The city of Tarragona may have been founded by the Phoenicians and was a major city in Roman times that they called Tarraco. There are many archaeological remains from that period but little remains of the second century amphitheatre; after the collapse of the Western Roman Empire, the abandoned structure was quarried to provide stone for building. The Les Ferreres Aqueduct dates from the same period and has survived intact. It was built to supply water to the ancient city and is part of the Archaeological Ensemble of Tarraco which has been listed as a UNESCO World Heritage Site since 2000. The city also houses a cathedral, dating from the twelfth and thirteenth centuries, which combines Romanesque and Gothic architectural features. There are also many historic churches and convents.

The Catalan authorities have designated four villages as "family holiday destinations". These are Calafell, Cambrils, La Pineda and nearby Vila-seca, and Salou. Salou is the site of the PortAventura World (PortAventura Park, the most visited theme park in Spain, Ferrari Land and also the PortAventura Caribe Aquatic Park).

The Costa Daurada is served by Reus Airport which receives tourist traffic from passengers journeying to the beach resorts of Salou and Cambrils as well as those travelling to Barcelona. It is a destination of low-cost flights provider Ryanair, and planes fly to Reus from many different European and North African locations. The province also has good road and rail links to Barcelona and southwards to Valencia, Murcia and Andalusia along the coastal strip, and high-speed rail services from Tarragona to Madrid started in 2008.

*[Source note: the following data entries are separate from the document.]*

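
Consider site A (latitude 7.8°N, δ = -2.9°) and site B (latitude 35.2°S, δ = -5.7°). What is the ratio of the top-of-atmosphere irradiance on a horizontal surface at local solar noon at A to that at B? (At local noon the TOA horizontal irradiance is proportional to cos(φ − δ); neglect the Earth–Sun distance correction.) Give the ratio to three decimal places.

A: cos θ_z = cos(7.8° − (-2.9°)) = 0.9826.
B: cos θ_z = cos(-35.2° − (-5.7°)) = 0.8704.
Ratio A/B = 0.9826 / 0.8704 = 1.1289.

1.129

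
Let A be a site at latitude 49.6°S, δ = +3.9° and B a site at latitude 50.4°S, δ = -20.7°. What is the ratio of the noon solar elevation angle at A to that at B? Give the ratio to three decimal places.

A: 90° − |-49.6 − (3.9)| = 36.50°.
B: 90° − |-50.4 − (-20.7)| = 60.30°.
Ratio A/B = 36.5000 / 60.3000 = 0.6053.

0.605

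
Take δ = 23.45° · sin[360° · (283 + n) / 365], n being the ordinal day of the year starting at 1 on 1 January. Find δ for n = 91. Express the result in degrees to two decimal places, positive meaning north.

+3.62°

360 × (283 + 91) / 365 = 368.877°; sin(368.877°) = 0.1543.
δ = 23.45 × 0.1543 = 3.618° ≈ +3.62°.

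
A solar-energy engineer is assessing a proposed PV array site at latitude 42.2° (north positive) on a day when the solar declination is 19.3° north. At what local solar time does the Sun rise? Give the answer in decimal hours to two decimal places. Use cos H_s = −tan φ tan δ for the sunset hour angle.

−tan φ tan δ = −(0.9067)(0.3502) = -0.3175; H_s = arccos(-0.3175) = 108.51°.
Sunrise is at 12 − H_s/15 = 12 − 7.234 = 4.766 h local solar time.

4.77 h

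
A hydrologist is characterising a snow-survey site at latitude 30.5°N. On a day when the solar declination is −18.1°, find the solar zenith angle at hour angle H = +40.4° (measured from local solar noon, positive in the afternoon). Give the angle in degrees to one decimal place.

cos θ_z = sin(30.5°) sin(-18.1°) + cos(30.5°) cos(-18.1°) cos(40.40°) = -0.1577 + 0.6237 = 0.4660.
θ_z = arccos(0.4660) = 62.23°.

62.2°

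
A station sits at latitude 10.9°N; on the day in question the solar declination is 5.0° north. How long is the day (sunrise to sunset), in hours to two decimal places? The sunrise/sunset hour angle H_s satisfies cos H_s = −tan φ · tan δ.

12.13 hours

The sunset hour angle satisfies cos H_s = −tan φ tan δ = -0.0168, giving H_s = 90.96°.
Day length = 2 H_s / 15° h⁻¹ = 181.92° / 15 = 12.128 h.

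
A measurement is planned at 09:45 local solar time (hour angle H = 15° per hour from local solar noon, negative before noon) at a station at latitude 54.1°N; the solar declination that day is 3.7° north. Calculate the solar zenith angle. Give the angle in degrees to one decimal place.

Hour angle H = 15° × (9.75 − 12) = -33.75°.
With φ = 54.1°, δ = 3.7°, H = -33.75°: sin φ sin δ = 0.0523, cos φ cos δ cos H = 0.4865, so cos θ_z = 0.5388.
θ_z = arccos(0.5388) = 57.40°.

57.4°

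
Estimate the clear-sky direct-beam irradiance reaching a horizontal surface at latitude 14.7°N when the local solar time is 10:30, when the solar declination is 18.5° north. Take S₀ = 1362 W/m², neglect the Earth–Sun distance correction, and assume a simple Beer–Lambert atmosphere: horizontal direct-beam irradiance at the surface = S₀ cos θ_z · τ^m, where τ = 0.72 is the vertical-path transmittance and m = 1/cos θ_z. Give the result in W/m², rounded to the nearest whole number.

Hour angle H = 15° × (10.5 − 12) = -22.50°.
With φ = 14.7°, δ = 18.5°, H = -22.50°: sin φ sin δ = 0.0805, cos φ cos δ cos H = 0.8475, so cos θ_z = 0.9280.
Air mass m = 1/cos θ_z = 1/0.9280 = 1.078; τ^m = 0.72^1.078 = 0.7018.
Surface direct beam = 1362 × 0.9280 × 0.7018 = 887.03 W/m².

887 W/m²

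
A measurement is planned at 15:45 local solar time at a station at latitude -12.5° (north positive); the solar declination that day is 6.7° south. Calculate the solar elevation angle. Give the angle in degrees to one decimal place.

34.3°

Hour angle H = 15° × (15.75 − 12) = 56.25°.
With φ = -12.5°, δ = -6.7°, H = 56.25°: sin φ sin δ = 0.0253, cos φ cos δ cos H = 0.5387, so cos θ_z = 0.5640.
θ_z = arccos(0.5640) = 55.67°, so the elevation is 90° − 55.67° = 34.33°.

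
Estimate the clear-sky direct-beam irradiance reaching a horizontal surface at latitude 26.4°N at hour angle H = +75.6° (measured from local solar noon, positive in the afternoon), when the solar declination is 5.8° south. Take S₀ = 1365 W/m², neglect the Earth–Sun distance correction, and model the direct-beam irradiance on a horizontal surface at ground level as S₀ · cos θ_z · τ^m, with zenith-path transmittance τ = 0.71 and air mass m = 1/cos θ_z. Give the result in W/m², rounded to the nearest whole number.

With φ = 26.4°, δ = -5.8°, H = 75.60°: sin φ sin δ = -0.0449, cos φ cos δ cos H = 0.2216, so cos θ_z = 0.1767.
Air mass m = 1/cos θ_z = 1/0.1767 = 5.659; τ^m = 0.71^5.659 = 0.1440.
Surface direct beam = 1365 × 0.1767 × 0.1440 = 34.73 W/m².

35 W/m²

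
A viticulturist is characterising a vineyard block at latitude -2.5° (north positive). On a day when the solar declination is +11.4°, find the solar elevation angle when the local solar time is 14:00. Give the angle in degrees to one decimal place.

57.1°

Hour angle H = 15° × (14 − 12) = 30.00°.
cos θ_z = sin φ sin δ + cos φ cos δ cos H = (-0.0436)(0.1977) + (0.9990)(0.9803)(0.8660) = 0.8395.
θ_z = arccos(0.8395) = 32.91°, so the elevation is 90° − 32.91° = 57.09°.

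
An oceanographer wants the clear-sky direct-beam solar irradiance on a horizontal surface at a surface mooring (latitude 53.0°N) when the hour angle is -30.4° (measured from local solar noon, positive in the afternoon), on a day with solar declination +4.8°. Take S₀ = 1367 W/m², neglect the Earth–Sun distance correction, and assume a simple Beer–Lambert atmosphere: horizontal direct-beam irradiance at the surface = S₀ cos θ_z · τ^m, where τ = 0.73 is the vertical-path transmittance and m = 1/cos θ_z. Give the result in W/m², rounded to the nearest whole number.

cos θ_z = sin φ sin δ + cos φ cos δ cos H = (0.7986)(0.0837) + (0.6018)(0.9965)(0.8625) = 0.5841.
Air mass m = 1/cos θ_z = 1/0.5841 = 1.712; τ^m = 0.73^1.712 = 0.5835.
Surface direct beam = 1367 × 0.5841 × 0.5835 = 465.90 W/m².

466 W/m²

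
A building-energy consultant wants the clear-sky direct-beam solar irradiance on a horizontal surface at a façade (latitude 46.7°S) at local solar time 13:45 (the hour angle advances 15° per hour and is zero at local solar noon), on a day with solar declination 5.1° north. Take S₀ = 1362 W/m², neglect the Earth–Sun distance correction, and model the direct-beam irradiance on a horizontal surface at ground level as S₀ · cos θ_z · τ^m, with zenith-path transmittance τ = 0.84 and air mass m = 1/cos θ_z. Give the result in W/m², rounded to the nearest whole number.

543 W/m²

Hour angle H = 15° × (13.75 − 12) = 26.25°.
With φ = -46.7°, δ = 5.1°, H = 26.25°: sin φ sin δ = -0.0647, cos φ cos δ cos H = 0.6127, so cos θ_z = 0.5480.
Air mass m = 1/cos θ_z = 1/0.5480 = 1.825; τ^m = 0.84^1.825 = 0.7275.
Surface direct beam = 1362 × 0.5480 × 0.7275 = 542.99 W/m².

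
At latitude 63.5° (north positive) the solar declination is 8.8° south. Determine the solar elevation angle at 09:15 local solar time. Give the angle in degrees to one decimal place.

Hour angle H = 15° × (9.25 − 12) = -41.25°.
With φ = 63.5°, δ = -8.8°, H = -41.25°: sin φ sin δ = -0.1369, cos φ cos δ cos H = 0.3315, so cos θ_z = 0.1946.
θ_z = arccos(0.1946) = 78.78°, so the elevation is 90° − 78.78° = 11.22°.

11.2°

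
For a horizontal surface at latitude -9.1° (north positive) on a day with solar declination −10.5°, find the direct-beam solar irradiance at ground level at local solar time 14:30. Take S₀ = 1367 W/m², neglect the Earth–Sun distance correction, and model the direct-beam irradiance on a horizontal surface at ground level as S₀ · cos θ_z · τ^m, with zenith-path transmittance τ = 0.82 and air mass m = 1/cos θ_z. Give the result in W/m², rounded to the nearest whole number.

852 W/m²

Hour angle H = 15° × (14.5 − 12) = 37.50°.
cos θ_z = sin(-9.1°) sin(-10.5°) + cos(-9.1°) cos(-10.5°) cos(37.50°) = 0.0288 + 0.7703 = 0.7991.
Air mass m = 1/cos θ_z = 1/0.7991 = 1.251; τ^m = 0.82^1.251 = 0.7802.
Surface direct beam = 1367 × 0.7991 × 0.7802 = 852.27 W/m².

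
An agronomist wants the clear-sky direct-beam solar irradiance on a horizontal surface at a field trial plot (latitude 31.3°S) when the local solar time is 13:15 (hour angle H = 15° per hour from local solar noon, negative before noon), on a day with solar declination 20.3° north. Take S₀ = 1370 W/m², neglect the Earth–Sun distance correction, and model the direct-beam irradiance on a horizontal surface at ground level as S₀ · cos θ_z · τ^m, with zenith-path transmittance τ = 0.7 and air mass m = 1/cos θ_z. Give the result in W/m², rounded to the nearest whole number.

428 W/m²

Hour angle H = 15° × (13.25 − 12) = 18.75°.
With φ = -31.3°, δ = 20.3°, H = 18.75°: sin φ sin δ = -0.1802, cos φ cos δ cos H = 0.7589, so cos θ_z = 0.5787.
Air mass m = 1/cos θ_z = 1/0.5787 = 1.728; τ^m = 0.7^1.728 = 0.5399.
Surface direct beam = 1370 × 0.5787 × 0.5399 = 428.04 W/m².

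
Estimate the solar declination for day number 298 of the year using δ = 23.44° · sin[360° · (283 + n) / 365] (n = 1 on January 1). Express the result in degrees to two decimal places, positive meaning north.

-12.78°

360 × (283 + 298) / 365 = 573.041°; sin(573.041°) = -0.5452.
δ = 23.44 × -0.5452 = -12.779° ≈ -12.78°.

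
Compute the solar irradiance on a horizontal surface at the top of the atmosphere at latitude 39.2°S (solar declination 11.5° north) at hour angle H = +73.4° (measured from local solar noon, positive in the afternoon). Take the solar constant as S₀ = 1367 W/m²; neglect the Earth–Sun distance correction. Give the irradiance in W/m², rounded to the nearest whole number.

124 W/m²

With φ = -39.2°, δ = 11.5°, H = 73.40°: sin φ sin δ = -0.1260, cos φ cos δ cos H = 0.2169, so cos θ_z = 0.0909.
Top-of-atmosphere irradiance = S₀ cos θ_z = 1367 × 0.0909 = 124.26 W/m².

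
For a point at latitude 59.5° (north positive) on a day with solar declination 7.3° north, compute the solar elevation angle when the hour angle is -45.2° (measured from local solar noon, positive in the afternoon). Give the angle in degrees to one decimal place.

27.7°

cos θ_z = sin φ sin δ + cos φ cos δ cos H = (0.8616)(0.1271) + (0.5075)(0.9919)(0.7046) = 0.4642.
θ_z = arccos(0.4642) = 62.34°, so the elevation is 90° − 62.34° = 27.66°.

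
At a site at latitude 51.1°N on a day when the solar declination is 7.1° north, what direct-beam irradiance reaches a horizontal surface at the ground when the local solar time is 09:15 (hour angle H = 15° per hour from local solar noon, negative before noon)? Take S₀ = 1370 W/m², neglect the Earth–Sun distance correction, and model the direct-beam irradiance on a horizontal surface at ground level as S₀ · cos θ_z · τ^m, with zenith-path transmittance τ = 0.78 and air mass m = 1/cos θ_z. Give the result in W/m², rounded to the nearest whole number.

498 W/m²

Hour angle H = 15° × (9.25 − 12) = -41.25°.
cos θ_z = sin φ sin δ + cos φ cos δ cos H = (0.7782)(0.1236) + (0.6280)(0.9923)(0.7518) = 0.5647.
Air mass m = 1/cos θ_z = 1/0.5647 = 1.771; τ^m = 0.78^1.771 = 0.6440.
Surface direct beam = 1370 × 0.5647 × 0.6440 = 498.22 W/m².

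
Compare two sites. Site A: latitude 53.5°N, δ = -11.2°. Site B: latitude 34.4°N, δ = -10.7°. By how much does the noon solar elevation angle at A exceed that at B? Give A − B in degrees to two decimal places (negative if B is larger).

A: 90° − |53.5 − (-11.2)| = 25.30°.
B: 90° − |34.4 − (-10.7)| = 44.90°.
A − B = 25.30 − 44.90 = -19.60°.

-19.60°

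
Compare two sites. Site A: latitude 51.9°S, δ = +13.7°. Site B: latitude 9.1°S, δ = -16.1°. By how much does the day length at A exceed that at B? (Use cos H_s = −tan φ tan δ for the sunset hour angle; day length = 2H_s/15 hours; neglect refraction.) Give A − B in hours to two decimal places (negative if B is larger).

A: H_s = arccos(−tan -51.9° · tan 13.7°) = 71.89°, so 2H_s/15 = 9.5853 h.
B: H_s = arccos(−tan -9.1° · tan -16.1°) = 92.65°, so 2H_s/15 = 12.3533 h.
A − B = 9.5853 − 12.3533 = -2.7680 h.

-2.77 h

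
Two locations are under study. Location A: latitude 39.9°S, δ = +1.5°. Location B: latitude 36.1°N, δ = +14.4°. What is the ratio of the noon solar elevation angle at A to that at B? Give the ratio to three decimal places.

A: 90° − |-39.9 − (1.5)| = 48.60°.
B: 90° − |36.1 − (14.4)| = 68.30°.
Ratio A/B = 48.6000 / 68.3000 = 0.7116.

0.712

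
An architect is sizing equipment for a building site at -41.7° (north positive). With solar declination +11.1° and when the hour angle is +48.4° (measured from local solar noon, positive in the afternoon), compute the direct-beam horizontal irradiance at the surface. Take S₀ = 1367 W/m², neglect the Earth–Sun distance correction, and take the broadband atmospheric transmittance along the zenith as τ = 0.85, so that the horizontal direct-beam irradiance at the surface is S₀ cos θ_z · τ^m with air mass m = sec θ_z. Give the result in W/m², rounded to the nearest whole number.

cos θ_z = sin φ sin δ + cos φ cos δ cos H = (-0.6652)(0.1925) + (0.7466)(0.9813)(0.6639) = 0.3583.
Air mass m = 1/cos θ_z = 1/0.3583 = 2.791; τ^m = 0.85^2.791 = 0.6353.
Surface direct beam = 1367 × 0.3583 × 0.6353 = 311.17 W/m².

311 W/m²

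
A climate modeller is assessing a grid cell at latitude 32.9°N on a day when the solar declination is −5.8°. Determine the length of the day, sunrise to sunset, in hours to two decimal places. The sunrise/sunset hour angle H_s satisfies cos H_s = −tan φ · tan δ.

cos H_s = −tan(32.9°) · tan(-5.8°) = 0.0657, so H_s = arccos(0.0657) = 86.23°.
Day length = 2 H_s / 15° h⁻¹ = 172.46° / 15 = 11.497 h.

11.50 hours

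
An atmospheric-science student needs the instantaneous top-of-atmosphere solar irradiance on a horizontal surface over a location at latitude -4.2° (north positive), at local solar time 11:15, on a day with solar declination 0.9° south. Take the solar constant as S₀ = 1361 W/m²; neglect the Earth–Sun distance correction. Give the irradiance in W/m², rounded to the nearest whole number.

Hour angle H = 15° × (11.25 − 12) = -11.25°.
With φ = -4.2°, δ = -0.9°, H = -11.25°: sin φ sin δ = 0.0012, cos φ cos δ cos H = 0.9780, so cos θ_z = 0.9792.
Top-of-atmosphere irradiance = S₀ cos θ_z = 1361 × 0.9792 = 1332.69 W/m².

1333 W/m²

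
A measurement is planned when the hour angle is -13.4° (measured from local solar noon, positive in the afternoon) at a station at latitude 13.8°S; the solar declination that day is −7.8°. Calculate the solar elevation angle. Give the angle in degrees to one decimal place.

75.5°

cos θ_z = sin φ sin δ + cos φ cos δ cos H = (-0.2385)(-0.1357) + (0.9711)(0.9907)(0.9728) = 0.9683.
θ_z = arccos(0.9683) = 14.47°, so the elevation is 90° − 14.47° = 75.53°.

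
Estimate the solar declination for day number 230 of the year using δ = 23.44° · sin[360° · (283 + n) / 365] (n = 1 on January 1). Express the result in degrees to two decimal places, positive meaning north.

360 × (283 + 230) / 365 = 505.973°; sin(505.973°) = 0.5596.
δ = 23.44 × 0.5596 = 13.117° ≈ +13.12°.

+13.12°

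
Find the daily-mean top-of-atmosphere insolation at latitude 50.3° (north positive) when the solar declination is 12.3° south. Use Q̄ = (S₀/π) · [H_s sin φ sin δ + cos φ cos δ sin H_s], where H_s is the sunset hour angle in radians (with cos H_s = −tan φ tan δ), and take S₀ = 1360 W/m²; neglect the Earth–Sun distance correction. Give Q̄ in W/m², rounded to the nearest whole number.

−tan φ tan δ = −(1.2045)(-0.2180) = 0.2626; H_s = arccos(0.2626) = 74.78°. In radians, H_s = 1.3052.
H_s sin φ sin δ = 1.3052 × 0.7694 × -0.2130 = -0.2139.
cos φ cos δ sin H_s = 0.6388 × 0.9770 × 0.9649 = 0.6022.
Q̄ = (1360/π) × (-0.2139 + 0.6022) = 432.90 × 0.3883 = 168.10 W/m².

168 W/m²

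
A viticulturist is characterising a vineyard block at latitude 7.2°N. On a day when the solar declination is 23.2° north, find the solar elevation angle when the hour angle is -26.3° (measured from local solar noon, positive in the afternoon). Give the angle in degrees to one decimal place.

60.1°

With φ = 7.2°, δ = 23.2°, H = -26.30°: sin φ sin δ = 0.0494, cos φ cos δ cos H = 0.8175, so cos θ_z = 0.8669.
θ_z = arccos(0.8669) = 29.90°, so the elevation is 90° − 29.90° = 60.10°.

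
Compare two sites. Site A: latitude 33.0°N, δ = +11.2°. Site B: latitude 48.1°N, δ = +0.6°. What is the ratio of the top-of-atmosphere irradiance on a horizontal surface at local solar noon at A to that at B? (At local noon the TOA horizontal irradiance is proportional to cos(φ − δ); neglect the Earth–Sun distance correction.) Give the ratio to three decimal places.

1.374

A: cos θ_z = cos(33.0° − (11.2°)) = 0.9285.
B: cos θ_z = cos(48.1° − (0.6°)) = 0.6756.
Ratio A/B = 0.9285 / 0.6756 = 1.3743.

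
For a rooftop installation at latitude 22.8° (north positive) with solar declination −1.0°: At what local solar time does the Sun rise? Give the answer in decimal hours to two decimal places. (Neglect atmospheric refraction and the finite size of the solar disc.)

The sunset hour angle satisfies cos H_s = −tan φ tan δ = 0.0073, giving H_s = 89.58°.
Sunrise is at 12 − H_s/15 = 12 − 5.972 = 6.028 h local solar time.

6.03 h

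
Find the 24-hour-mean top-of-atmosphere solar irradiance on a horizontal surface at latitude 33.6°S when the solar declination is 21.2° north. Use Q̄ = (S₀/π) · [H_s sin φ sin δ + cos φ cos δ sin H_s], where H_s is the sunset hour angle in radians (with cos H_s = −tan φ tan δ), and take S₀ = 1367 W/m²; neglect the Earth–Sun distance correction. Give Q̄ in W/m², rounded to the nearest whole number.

The sunset hour angle satisfies cos H_s = −tan φ tan δ = 0.2577, giving H_s = 75.07°. In radians, H_s = 1.3102.
H_s sin φ sin δ = 1.3102 × -0.5534 × 0.3616 = -0.2622.
cos φ cos δ sin H_s = 0.8329 × 0.9323 × 0.9662 = 0.7503.
Q̄ = (1367/π) × (-0.2622 + 0.7503) = 435.13 × 0.4881 = 212.39 W/m².

212 W/m²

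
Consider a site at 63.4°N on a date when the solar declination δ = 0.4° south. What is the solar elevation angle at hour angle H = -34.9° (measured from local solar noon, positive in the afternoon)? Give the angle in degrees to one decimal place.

With φ = 63.4°, δ = -0.4°, H = -34.90°: sin φ sin δ = -0.0062, cos φ cos δ cos H = 0.3672, so cos θ_z = 0.3610.
θ_z = arccos(0.3610) = 68.84°, so the elevation is 90° − 68.84° = 21.16°.

21.2°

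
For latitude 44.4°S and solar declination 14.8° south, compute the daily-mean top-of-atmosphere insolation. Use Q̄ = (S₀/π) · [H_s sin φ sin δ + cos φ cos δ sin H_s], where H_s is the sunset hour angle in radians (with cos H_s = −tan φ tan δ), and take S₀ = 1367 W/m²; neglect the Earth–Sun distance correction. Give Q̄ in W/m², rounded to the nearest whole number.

433 W/m²

−tan φ tan δ = −(-0.9793)(-0.2642) = -0.2587; H_s = arccos(-0.2587) = 104.99°. In radians, H_s = 1.8324.
H_s sin φ sin δ = 1.8324 × -0.6997 × -0.2554 = 0.3275.
cos φ cos δ sin H_s = 0.7145 × 0.9668 × 0.9660 = 0.6673.
Q̄ = (1367/π) × (0.3275 + 0.6673) = 435.13 × 0.9948 = 432.87 W/m².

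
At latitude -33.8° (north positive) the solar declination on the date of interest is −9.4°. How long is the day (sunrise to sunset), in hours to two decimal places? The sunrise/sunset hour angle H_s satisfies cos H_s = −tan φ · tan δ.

12.85 hours

The sunset hour angle satisfies cos H_s = −tan φ tan δ = -0.1108, giving H_s = 96.36°.
Day length = 2 H_s / 15° h⁻¹ = 192.72° / 15 = 12.848 h.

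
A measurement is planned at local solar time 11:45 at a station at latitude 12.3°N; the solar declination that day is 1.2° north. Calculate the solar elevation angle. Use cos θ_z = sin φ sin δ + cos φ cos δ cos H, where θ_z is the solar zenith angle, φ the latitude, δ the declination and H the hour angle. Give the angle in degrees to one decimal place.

Hour angle H = 15° × (11.75 − 12) = -3.75°.
cos θ_z = sin(12.3°) sin(1.2°) + cos(12.3°) cos(1.2°) cos(-3.75°) = 0.0045 + 0.9747 = 0.9792.
θ_z = arccos(0.9792) = 11.71°, so the elevation is 90° − 11.71° = 78.29°.

78.3°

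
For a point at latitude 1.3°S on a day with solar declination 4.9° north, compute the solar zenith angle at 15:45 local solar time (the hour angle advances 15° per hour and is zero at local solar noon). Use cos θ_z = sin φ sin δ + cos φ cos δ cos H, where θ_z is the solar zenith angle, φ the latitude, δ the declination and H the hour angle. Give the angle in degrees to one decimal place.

Hour angle H = 15° × (15.75 − 12) = 56.25°.
cos θ_z = sin(-1.3°) sin(4.9°) + cos(-1.3°) cos(4.9°) cos(56.25°) = -0.0019 + 0.5534 = 0.5515.
θ_z = arccos(0.5515) = 56.53°.

56.5°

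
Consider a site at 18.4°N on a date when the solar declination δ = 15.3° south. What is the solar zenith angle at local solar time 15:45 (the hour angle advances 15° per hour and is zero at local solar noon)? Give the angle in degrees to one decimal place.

Hour angle H = 15° × (15.75 − 12) = 56.25°.
cos θ_z = sin φ sin δ + cos φ cos δ cos H = (0.3156)(-0.2639) + (0.9489)(0.9646)(0.5556) = 0.4253.
θ_z = arccos(0.4253) = 64.83°.

64.8°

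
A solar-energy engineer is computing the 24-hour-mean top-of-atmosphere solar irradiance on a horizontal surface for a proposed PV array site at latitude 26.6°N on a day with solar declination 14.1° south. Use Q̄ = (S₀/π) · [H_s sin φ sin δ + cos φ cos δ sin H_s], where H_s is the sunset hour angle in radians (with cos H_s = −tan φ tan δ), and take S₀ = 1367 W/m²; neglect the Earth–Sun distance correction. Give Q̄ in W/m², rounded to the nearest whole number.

306 W/m²

−tan φ tan δ = −(0.5008)(-0.2512) = 0.1258; H_s = arccos(0.1258) = 82.77°. In radians, H_s = 1.4446.
H_s sin φ sin δ = 1.4446 × 0.4478 × -0.2436 = -0.1576.
cos φ cos δ sin H_s = 0.8942 × 0.9699 × 0.9920 = 0.8603.
Q̄ = (1367/π) × (-0.1576 + 0.8603) = 435.13 × 0.7027 = 305.77 W/m².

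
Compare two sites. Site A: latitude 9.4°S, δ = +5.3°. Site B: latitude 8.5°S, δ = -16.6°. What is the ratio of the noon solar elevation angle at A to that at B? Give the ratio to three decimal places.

A: 90° − |-9.4 − (5.3)| = 75.30°.
B: 90° − |-8.5 − (-16.6)| = 81.90°.
Ratio A/B = 75.3000 / 81.9000 = 0.9194.

0.919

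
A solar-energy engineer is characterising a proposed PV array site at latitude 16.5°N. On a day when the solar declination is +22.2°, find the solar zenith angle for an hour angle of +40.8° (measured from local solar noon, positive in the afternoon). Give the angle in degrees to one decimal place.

38.8°

cos θ_z = sin(16.5°) sin(22.2°) + cos(16.5°) cos(22.2°) cos(40.80°) = 0.1073 + 0.6720 = 0.7793.
θ_z = arccos(0.7793) = 38.80°.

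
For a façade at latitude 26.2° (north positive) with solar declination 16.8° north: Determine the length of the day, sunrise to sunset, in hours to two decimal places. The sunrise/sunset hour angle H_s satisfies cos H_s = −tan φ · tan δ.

13.14 hours

cos H_s = −tan(26.2°) · tan(16.8°) = -0.1486, so H_s = arccos(-0.1486) = 98.55°.
Day length = 2 H_s / 15° h⁻¹ = 197.10° / 15 = 13.140 h.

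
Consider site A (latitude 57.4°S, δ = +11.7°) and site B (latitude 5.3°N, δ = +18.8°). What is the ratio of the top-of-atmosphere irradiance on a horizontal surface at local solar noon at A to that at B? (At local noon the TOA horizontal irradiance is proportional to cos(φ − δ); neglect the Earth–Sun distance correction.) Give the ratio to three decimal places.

A: cos θ_z = cos(-57.4° − (11.7°)) = 0.3567.
B: cos θ_z = cos(5.3° − (18.8°)) = 0.9724.
Ratio A/B = 0.3567 / 0.9724 = 0.3668.

0.367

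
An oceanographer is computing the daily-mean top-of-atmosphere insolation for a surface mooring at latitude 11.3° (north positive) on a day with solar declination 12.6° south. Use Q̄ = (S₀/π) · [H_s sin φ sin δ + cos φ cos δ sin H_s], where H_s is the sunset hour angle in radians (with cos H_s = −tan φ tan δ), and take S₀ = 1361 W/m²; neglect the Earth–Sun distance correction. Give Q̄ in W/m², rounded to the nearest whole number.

386 W/m²

cos H_s = −tan(11.3°) · tan(-12.6°) = 0.0447, so H_s = arccos(0.0447) = 87.44°. In radians, H_s = 1.5261.
H_s sin φ sin δ = 1.5261 × 0.1959 × -0.2181 = -0.0652.
cos φ cos δ sin H_s = 0.9806 × 0.9759 × 0.9990 = 0.9560.
Q̄ = (1361/π) × (-0.0652 + 0.9560) = 433.22 × 0.8908 = 385.91 W/m².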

There are several monasteries in the province that can be visited by following the "Cistercian Monastery Route". The best known is the Cistercian monastery of Poblet in the comarca of Conca de Barberà, which is a UNESCO World Heritage site. Other monasteries on the route include the Santes Creus, in the municipality of Aiguamúrcia, and Vallbona de les Monges.

Other attractions of the province include the food and wine. The "Penedès Wine and Cava Route" is a tourist trail offering wine-related activities. There are also festivals celebrating local fare, where local gastronomic specialities are eaten, including calçots (grilled spring onions) in Valls, and Xató a sauce served with fish or an endive salad.

==Transport==
The only airport in the province is Reus Airport which provides direct routes to some European destinations. However, Josep Tarradellas Barcelona–El Prat Airport is also frequently used by air travellers from the province which provides more domestic and international destinations. The airport is located 86 km which is an hour drive south west of Tarragona.